Bongkar Kembali Km 50 Tol Jakarta – Cikampek
Nah apa yang harus ditunggu lagi? Persoalan utama adalah adanya kemauan politik (political will) dari pengambil keputusan politik atau Presiden. Polri dan institusi lain akan menjalankan tugas dan fungsinya jika mendapat arahan atau kebijakan dari Presiden.
Oleh: M Rizal Fadillah, Pemerhati Politik dan Kebangsaan
KOMITMEN penegakan hukum pemerintahan Prabowo Subianto diuji. Benarkah ungkapan bahwa tidak seorangpun kebal hukum? Agenda terdekat yang menantang sekaligus akan membangun citra bagus adalah membongkar kembali kasus KM 50 Tol Jakarta – Cikampek.
Prabowo harus membayar hutang kepada umat Islam yang telah dizalimi oleh Joko Widodo dan rezimnya.
Nyawa 6 syuhada yang disiksa dan dibantai tidak boleh diambangkan kasusnya. Mereka adalah pendukung Prabowo saat itu.
Dua aparat dari Kepolisian yang telah diseret ke meja hijau yaitu Briptu Fikri Ramadhan dan Ipda Yusmin Ohorella ternyata dibebaskan. Jadilah dagelan vulgar. Semua tahu bahwa sandiwara hukum ini telah membodohi rakyat dan bangsa Indonesia.
Habib Rizieq Shihab (HRS) merasakan kezaliman itu dan menuntut supaya di masa pemerintahan Prabowo kasus ini bisa diungkap kembali. Aparat yang bertanggungjawab harus dihukum setimpal.

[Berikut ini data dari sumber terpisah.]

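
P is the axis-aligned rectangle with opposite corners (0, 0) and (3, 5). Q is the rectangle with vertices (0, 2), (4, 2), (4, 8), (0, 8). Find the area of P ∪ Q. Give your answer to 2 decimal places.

30.00

By inclusion–exclusion:
Individual areas: |P| = 15, |Q| = 24.
|P∩Q|: x∈[0,3], y∈[2,5] → 3·3 = 9.
|P ∪ Q| = 39 − 9 = 30.00.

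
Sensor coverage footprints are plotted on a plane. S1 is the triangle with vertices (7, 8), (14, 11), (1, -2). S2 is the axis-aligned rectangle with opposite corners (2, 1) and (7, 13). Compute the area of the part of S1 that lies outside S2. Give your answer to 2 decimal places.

15.80

|S1| = 26, |S1∩S2| = 10.2.
|S1 ∖ S2| = |S1| − |S1∩S2| = 26 − 10.2 = 15.80.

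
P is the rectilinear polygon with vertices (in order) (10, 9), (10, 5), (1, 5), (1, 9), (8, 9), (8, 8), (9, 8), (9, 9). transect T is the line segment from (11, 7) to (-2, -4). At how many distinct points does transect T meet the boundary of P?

The segment meets the boundary at (8.636,5), (10,6.154).

2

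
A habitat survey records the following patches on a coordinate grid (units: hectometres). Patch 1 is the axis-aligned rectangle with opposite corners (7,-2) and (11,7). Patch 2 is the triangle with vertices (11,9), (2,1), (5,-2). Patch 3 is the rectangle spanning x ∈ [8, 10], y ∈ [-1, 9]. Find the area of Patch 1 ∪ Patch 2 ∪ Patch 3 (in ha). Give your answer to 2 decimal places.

By inclusion–exclusion:
Individual areas: |Patch 1| = 36, |Patch 2| = 25.5, |Patch 3| = 20.
|Patch 1∩Patch 2| = 6.3965.
|Patch 1∩Patch 3|: x∈[8,10], y∈[-1,7] → 2·8 = 16.
|Patch 2∩Patch 3| = 3.7778.
|Patch 1∩Patch 2∩Patch 3| = 3.0909.
|Patch 1 ∪ Patch 2 ∪ Patch 3| = 81.5 − 26.1742 + 3.0909 = 58.42.

58.42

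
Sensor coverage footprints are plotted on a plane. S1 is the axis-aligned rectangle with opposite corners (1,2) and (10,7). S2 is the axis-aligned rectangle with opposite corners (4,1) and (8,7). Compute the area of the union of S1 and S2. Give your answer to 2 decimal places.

By inclusion–exclusion:
Individual areas: |S1| = 45, |S2| = 24.
|S1∩S2|: x∈[4,8], y∈[2,7] → 4·5 = 20.
|S1 ∪ S2| = 69 − 20 = 49.00.

49.00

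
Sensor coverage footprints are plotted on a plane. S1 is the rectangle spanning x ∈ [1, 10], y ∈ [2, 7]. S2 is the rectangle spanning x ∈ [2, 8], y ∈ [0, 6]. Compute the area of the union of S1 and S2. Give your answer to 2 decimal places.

By inclusion–exclusion:
Individual areas: |S1| = 45, |S2| = 36.
|S1∩S2|: x∈[2,8], y∈[2,6] → 6·4 = 24.
|S1 ∪ S2| = 81 − 24 = 57.00.

57.00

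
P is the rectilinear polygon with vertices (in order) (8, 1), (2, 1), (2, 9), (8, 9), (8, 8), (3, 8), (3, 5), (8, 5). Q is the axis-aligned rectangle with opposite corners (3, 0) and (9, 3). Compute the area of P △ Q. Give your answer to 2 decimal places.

31.00

|P| = 33, |Q| = 18, |P∩Q| = 10.
|P △ Q| = |P| + |Q| − 2·|P∩Q| = 33 + 18 − 20 = 31.00.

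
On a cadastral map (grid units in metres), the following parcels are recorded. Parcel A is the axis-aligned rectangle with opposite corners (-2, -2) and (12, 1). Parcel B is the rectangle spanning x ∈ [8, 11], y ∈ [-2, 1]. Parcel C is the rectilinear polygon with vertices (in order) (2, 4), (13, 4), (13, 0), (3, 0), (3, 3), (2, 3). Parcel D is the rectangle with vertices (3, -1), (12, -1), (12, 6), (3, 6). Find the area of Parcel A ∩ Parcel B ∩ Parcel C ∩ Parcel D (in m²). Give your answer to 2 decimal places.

3.00

The intersection is the polygon with vertices (8,0), (8,1), (11,1), (11,0).
By the shoelace formula its area is 3.00.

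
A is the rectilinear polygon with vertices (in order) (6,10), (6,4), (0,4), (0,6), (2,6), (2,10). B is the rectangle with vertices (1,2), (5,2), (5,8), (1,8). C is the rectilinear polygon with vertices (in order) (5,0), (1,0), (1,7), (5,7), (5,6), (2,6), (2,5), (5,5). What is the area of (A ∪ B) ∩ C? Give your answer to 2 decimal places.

17.00

|A ∪ B| = 38.
|(A ∪ B) ∩ C| = 17.00.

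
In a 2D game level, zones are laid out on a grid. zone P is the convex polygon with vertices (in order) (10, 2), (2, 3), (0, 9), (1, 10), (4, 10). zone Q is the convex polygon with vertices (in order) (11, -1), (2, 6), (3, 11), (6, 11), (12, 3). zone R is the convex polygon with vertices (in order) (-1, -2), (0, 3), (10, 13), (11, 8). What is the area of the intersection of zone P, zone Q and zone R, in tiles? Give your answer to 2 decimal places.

The intersection is the polygon with vertices (2.562,5.562), (5.286,8.286), (7.615,5.179), (5.414,3.345).
By the shoelace formula its area is 12.46.

12.46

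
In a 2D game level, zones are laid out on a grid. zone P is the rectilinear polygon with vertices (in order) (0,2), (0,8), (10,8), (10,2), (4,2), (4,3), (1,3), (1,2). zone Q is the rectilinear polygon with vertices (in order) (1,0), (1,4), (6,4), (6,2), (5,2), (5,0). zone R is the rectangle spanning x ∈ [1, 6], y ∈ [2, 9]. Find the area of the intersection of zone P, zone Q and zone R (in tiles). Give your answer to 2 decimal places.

7.00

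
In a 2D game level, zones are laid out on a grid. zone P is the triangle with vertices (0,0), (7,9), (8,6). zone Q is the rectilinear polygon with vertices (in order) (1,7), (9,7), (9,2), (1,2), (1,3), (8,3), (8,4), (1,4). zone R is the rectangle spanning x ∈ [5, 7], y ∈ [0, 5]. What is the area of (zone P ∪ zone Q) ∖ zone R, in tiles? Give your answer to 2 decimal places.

|zone P ∪ zone Q| = 38.2778.
|(zone P ∪ zone Q) ∩ zone R| = 4.0417.
|(zone P ∪ zone Q) ∖ zone R| = 38.2778 − 4.0417 = 34.24.

34.24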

Dalam panggung dagelan peristiwa unlawful killing ini dianggap hanya sebagai pelanggaran HAM biasa, tapi dengan adanya perencanaan matang dan operasi sistematis sesungguhnya pembantaian itu adalah pelanggaran HAM berat. Menurut UU Nomor 26 tahun 2000 kejahatan model seperti ini harus diadili oleh Pengadilan HAM, bukan peradilan umum.
Prabowo harus berani menyatakan Kasus KM 50 dibuka kembali atau Prabowo meminta supaya Komnas HAM sekarang bekerja ulang menyelidiki pelanggaran HAM berat ini dari sisi UU Nomor 26 tahun 2000 tentang Pengadilan HAM. Komnas HAM dahulu hanya bersandar pada UU Nomor 39 tahun 1999 tentang HAM, sehingga hasilnya hanya formalitas dan pidana biasa-biasa saja.
Kapolri Jenderal Listyo Sigit Prabowo dahulu di depan anggota DPR pernah menyatakan siap untuk membuka kembali kasus KM 50 jika ada bukti baru (novum).
Kini bukti baru atau novum itu sangat terang-benderang adanya, antara lain:
Pertama, perusakan dan penghilangan CCTV di KM 50 oleh AKBP Ari Cahya Nugraha alias Acay. Terungkap sebagai pengakuan dirinya dalam persidangan Kadiv Propam Irjen Ferdy Sambo. Ia merusak dan menghilangkan CCTV di rumah Sambo Duren Tiga dan juga KM 50.
Kedua, pernyataan sopir truk derek bahwa di jalan tol KM 51 tidak terjadi hal-hal luar biasa, artinya normal-normal saja tidak terjadi penembakan di area tersebut. Membuktikan bahwa penyiksaan dan pembunuhan dilakukan di satu tempat tertentu.
Ketiga, kesaksian dalam persidangan Habib Bahar Smith di PN Bandung bahwa jenazah 6 syuhada terdapat luka-luka bekas siksaan yang terlihat jelas ketika dimandikan. Temuan ini menjadi bukti bahwa peristiwa penembakan di mobil adalah tidak benar atau rekayasa.
Nah, apa yang harus ditunggu lagi? Persoalan utama adalah adanya kemauan politik (political will) dari pengambil keputusan politik atau Presiden. Polri dan institusi lain akan menjalankan tugas dan fungsinya jika mendapat arahan atau kebijakan dari Presiden.
Ruang hukum terbuka untuk proses lebih lanjut.
Kasus KM 50 adalah kejahatan kemanusiaan atau crime against humanity yang dilakukan oleh aparat. Pelanggaran HAM berat terhadap aktivis umat Islam yang sedang menjalankan tugas da'wah. Mengawal ulama. Mereka syahid setelah disiksa sadis dan dibunuh oleh rezim Jokowi.